ENOTOUR IL BUONO DEL FRIULI 2012 – Seconda tappa a Bologna presso Caffè Masini 1952

20 aperitivi lungo la penisola a base di Pinot Grigio Ramato Attems e Prosciutto di San Daniele Levoni

L’Enotour di Attems traccia un itinerario all’insegna di tutto “Il Buono del Friuli” a cominciare dal nobilissimo prosciutto di San Daniele. Venti tappe attraverso la nostra penisola, per venti aperitivi all’italiana che puntano a far conoscere e degustare l’abbinamento unico del vino Pinot Grigio Ramato Attems con il prosciutto di San Daniele di Levoni, due simboli potenti del Friuli.

 

Aperitivo tutto friulano

Un calice di buon vino e prodotti del territorio: filiera corta, bontà, sicurezza e tracciabilità. Archiviato l’happy hour mutuato dalla tradizione anglosassone, l’Italia torna sui suoi passi e punta sulla qualità e sul territorio. Attems ha precorso i tempi con la prima edizione dell’Enotour lo scorso anno e, forte del successo, ripropone la formula vincente in partnership con Levoni: da maggio a giugno 2012, venti tappe selezionate in giro per la Penisola, per venti aperitivi all’italiana che puntano a far conoscere e degustare vini e prodotti del territorio con l’abbinamento unico del Pinot Grigio Ramato, e il prosciutto di San Daniele di Levoni, due simboli che concentrano in sé tutto il Buono del Friuli.

Preservare il passato guardando al futuro

Il rito dell’aperitivo in Italia risale alla fine del 1800: un bicchiere di vino e qualche oliva. Solo un secolo dopo è diventato una vera e propria moda, con buffet ricchissimi a prezzi e qualità non sempre all’altezza. Tradizionalmente l’aperitivo era e resta un momento per incontrarsi, chiacchierare, ma non è una cena. Attems e Levoni con l’Enotour Il Buono del Friuli vogliono restituire al rito dell’aperitivo il giusto ruolo. Convinti di voler preservare il passato guardando al futuro, con l’Enotour propongono di fare dell’aperitivo anche un momento di promozione del Friuli, con prodotti di qualità dal sapore unico, e di cultura del territorio stesso: nell’edizione di quest’anno, infatti, le degustazioni saranno accompagnate da un regalo, Il DiVin Norcino, un utile libricino che racconta “storie di vite e di arte norcina” e suggerisce il giusto abbinamento tra i vini di Attems e i salumi di Levoni.

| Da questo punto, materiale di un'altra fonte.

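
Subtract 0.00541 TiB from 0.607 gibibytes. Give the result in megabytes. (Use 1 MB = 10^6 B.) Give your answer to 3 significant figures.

-5300 MB

0.607 GiB = 651.761 MB and 0.00541 TiB = 5948.36 MB.
651.761 − 5948.36 ≈ -5300 MB.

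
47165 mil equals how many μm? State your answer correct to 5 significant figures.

1.1980e+6 micrometers

1 mil = 25.4000 μm.
Then 47165 × 25.4000 ≈ 1.1980e+6 μm.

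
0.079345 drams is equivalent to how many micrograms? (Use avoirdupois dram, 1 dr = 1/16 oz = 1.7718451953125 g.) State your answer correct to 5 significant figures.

1 dr = 1.77185 × 10^6 μg.
So 0.079345 × 1.77185 × 10^6 ≈ 140590 μg.

140590 μg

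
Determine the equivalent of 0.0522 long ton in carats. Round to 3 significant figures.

1 long ton = 5.08023 × 10^6 carats.
So 0.0522 × 5.08023 × 10^6 ≈ 265000 ct.

265000 ct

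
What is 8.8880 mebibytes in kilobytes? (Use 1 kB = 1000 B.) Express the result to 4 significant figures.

1 MiB = 1048.58 kB.
Thus 8.8880 × 1048.58 ≈ 9320 kB.

9320 kilobytes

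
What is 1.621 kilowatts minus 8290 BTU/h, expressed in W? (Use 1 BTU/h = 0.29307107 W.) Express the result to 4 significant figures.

-808.6 watts

1.621 kW = 1621.00 W and 8290 BTU/h = 2429.56 W.
1621.00 − 2429.56 ≈ -808.6 W.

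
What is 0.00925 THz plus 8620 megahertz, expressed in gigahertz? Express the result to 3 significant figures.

0.00925 THz = 9.25000 GHz and 8620 MHz = 8.62000 GHz.
9.25000 + 8.62000 ≈ 17.9 GHz.

17.9 gigahertz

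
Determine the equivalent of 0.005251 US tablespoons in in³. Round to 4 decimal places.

0.0047 in³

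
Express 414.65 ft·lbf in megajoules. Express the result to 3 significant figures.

1 ft·lbf = 1.35582e-6 MJ.
Thus 414.65 × 1.35582e-6 ≈ 0.000562 MJ.

0.000562 megajoules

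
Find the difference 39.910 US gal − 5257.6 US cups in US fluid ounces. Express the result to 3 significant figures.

-37000 US fl oz

39.910 US gal = 5108.48 US fl oz and 5257.6 US cup = 42060.8 US fl oz.
5108.48 − 42060.8 ≈ -37000 US fl oz.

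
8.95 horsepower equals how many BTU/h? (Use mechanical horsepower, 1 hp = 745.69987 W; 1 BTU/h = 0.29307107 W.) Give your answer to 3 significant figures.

22800 BTU/h

1 hp = 2544.43 BTU per hour.
Thus 8.95 × 2544.43 ≈ 22800 BTU/h.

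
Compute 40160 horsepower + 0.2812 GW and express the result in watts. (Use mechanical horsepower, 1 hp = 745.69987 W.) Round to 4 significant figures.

3.111 × 10^8 watts

40160 hp = 2.99473 × 10^7 W and 0.2812 GW = 2.81200 × 10^8 W.
2.99473 × 10^7 + 2.81200 × 10^8 ≈ 3.111 × 10^8 W.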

Gli aperitivi possono essere seguiti virtualmente sul blog ilbuonodelfriuli.attems.it, in Facebook (https://www.facebook.com/pages/Il-Buono-del-Friuli/ 222152794466126) e Twitter (@AttemsEnotour).

Il vino

Il Cupra di Attems ha radici nella Repubblica di Venezia, quando nelle calle alle osterie si chiedeva “un’ombra di quel vin ramato”, che non era rosè, ma un bianco dai riflessi rame, appunto. In casa Attems, nel 2007, si è pensato di recuperare quelle radici, producendo un Pinot grigio così come lo producevano all’epoca della Serenissima: si

vinifica fermentando il vino a contatto con le bucce che colorano rilasciando pigmenti delle uve a bacca rossa (gli antociani), donando un profumo intenso, fruttato con un gusto pieno e complesso. Perfetto con una fetta di San Daniele.

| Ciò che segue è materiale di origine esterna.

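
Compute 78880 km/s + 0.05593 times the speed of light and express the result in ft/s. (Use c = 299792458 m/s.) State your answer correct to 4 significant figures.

3.138 × 10^8 feet per second

78880 km/s = 2.58793 × 10^8 ft/s and 0.05593 c = 5.50111 × 10^7 ft/s.
2.58793 × 10^8 + 5.50111 × 10^7 ≈ 3.138 × 10^8 ft/s.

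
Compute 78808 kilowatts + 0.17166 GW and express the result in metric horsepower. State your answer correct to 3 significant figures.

78808 kW = 107149 PS and 0.17166 GW = 233393 PS.
107149 + 233393 ≈ 341000 PS.

341000 PS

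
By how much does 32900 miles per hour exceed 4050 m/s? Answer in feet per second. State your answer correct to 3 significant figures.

35000 feet per second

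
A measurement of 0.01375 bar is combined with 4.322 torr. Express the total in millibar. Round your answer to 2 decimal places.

0.01375 bar = 13.7500 mbar and 4.322 torr = 5.76219 mbar.
13.7500 + 5.76219 ≈ 19.51 mbar.

19.51 mbar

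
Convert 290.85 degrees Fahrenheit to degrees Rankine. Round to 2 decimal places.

°R = °F + 459.67.
Applying the formula gives 750.52 °R.

750.52 °R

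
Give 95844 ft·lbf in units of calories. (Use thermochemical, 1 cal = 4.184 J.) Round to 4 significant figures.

31060 calories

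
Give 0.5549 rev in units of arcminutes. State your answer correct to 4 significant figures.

11990 arcminutes

1 revolution = 21600.0 arcmin.
0.5549 × 21600.0 ≈ 11990 arcmin.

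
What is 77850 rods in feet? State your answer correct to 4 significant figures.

1.285 × 10^6 ft

1 rod = 16.5000 ft.
77850 × 16.5000 ≈ 1.285 × 10^6 ft.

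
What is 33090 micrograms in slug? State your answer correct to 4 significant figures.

1 μg = 6.85218e-11 slug.
Then 33090 × 6.85218e-11 ≈ 2.267e-6 slug.

2.267e-6 slug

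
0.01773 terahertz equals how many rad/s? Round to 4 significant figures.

1 terahertz = 6.28319e+12 radians per second.
Thus 0.01773 × 6.28319e+12 ≈ 1.114e+11 rad/s.

1.114e+11 rad/s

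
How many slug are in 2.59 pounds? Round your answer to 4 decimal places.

0.0805 slug

1 pound = 0.0310810 slugs.
2.59 × 0.0310810 ≈ 0.0805 slug.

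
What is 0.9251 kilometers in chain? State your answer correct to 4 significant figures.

45.99 chain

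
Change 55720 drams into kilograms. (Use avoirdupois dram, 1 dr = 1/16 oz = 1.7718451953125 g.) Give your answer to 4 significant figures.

1 dram = 0.00177185 kilograms.
55720 × 0.00177185 ≈ 98.73 kg.

98.73 kilograms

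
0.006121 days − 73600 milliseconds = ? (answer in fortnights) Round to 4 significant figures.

0.0003764 fortnight

0.006121 d = 0.000437214 fortnight and 73600 ms = 6.08466e-5 fortnight.
0.000437214 − 6.08466e-5 ≈ 0.0003764 fortnight.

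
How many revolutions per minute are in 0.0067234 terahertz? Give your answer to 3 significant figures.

4.03 × 10^11 rpm

1 THz = 6.00000 × 10^13 rpm.
Then 0.0067234 × 6.00000 × 10^13 ≈ 4.03 × 10^11 rpm.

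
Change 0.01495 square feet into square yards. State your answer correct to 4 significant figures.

0.001661 yd²

1 square foot = 0.111111 yd².
So 0.01495 × 0.111111 ≈ 0.001661 yd².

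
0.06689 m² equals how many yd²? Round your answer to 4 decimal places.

0.0800 square yards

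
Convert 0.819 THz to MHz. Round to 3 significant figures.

819000 MHz

1 terahertz = 1.00000 × 10^6 megahertz.
So 0.819 × 1.00000 × 10^6 ≈ 819000 MHz.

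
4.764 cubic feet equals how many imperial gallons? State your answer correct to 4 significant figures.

1 ft³ = 6.22884 imp gal.
Thus 4.764 × 6.22884 ≈ 29.67 imp gal.

29.67 imp gal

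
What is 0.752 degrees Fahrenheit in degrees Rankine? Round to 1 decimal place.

460.4 °R

°R = °F + 459.67.
Applying the formula gives 460.4 °R.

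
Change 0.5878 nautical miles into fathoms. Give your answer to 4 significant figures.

1 nmi = 1012.69 fathoms.
Thus 0.5878 × 1012.69 ≈ 595.3 fathom.

595.3 fathoms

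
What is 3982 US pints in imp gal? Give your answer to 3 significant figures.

1 US pint = 0.104084 imperial gallons.
3982 × 0.104084 ≈ 414 imp gal.

414 imperial gallons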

Il companatico: il Prosciutto di San Daniele

Ormai è noto: ci vuole l’incontro tra il Marino e l’aria di montagna per il Prosciutto San Daniele. Ci vuole quel microclima lì, e non un altro per farne una Dop. Lo sapevano i romani, si confermò nel Medioevo quando il San Daniele divenne grande attore della storia gastronomica italiana, così com’è arrivato fino ad oggi grazie a produttori che rispettano e sviluppano le tradizioni. Il Prosciutto di San Daniele Dop Contessa Levoni, ha un profumo intenso e generoso, un gusto caratterizzato da dolcezza e delicatezza pur rimanendo succulento. Di colore rosso-rosato nelle parti magre con candide striature di grasso, al morso risulta vellutato e invita ad un brindisi.  Meglio se con con il Pinot Grigio Ramato, che esalta gli aromi e la leggera sapidità di ogni fetta.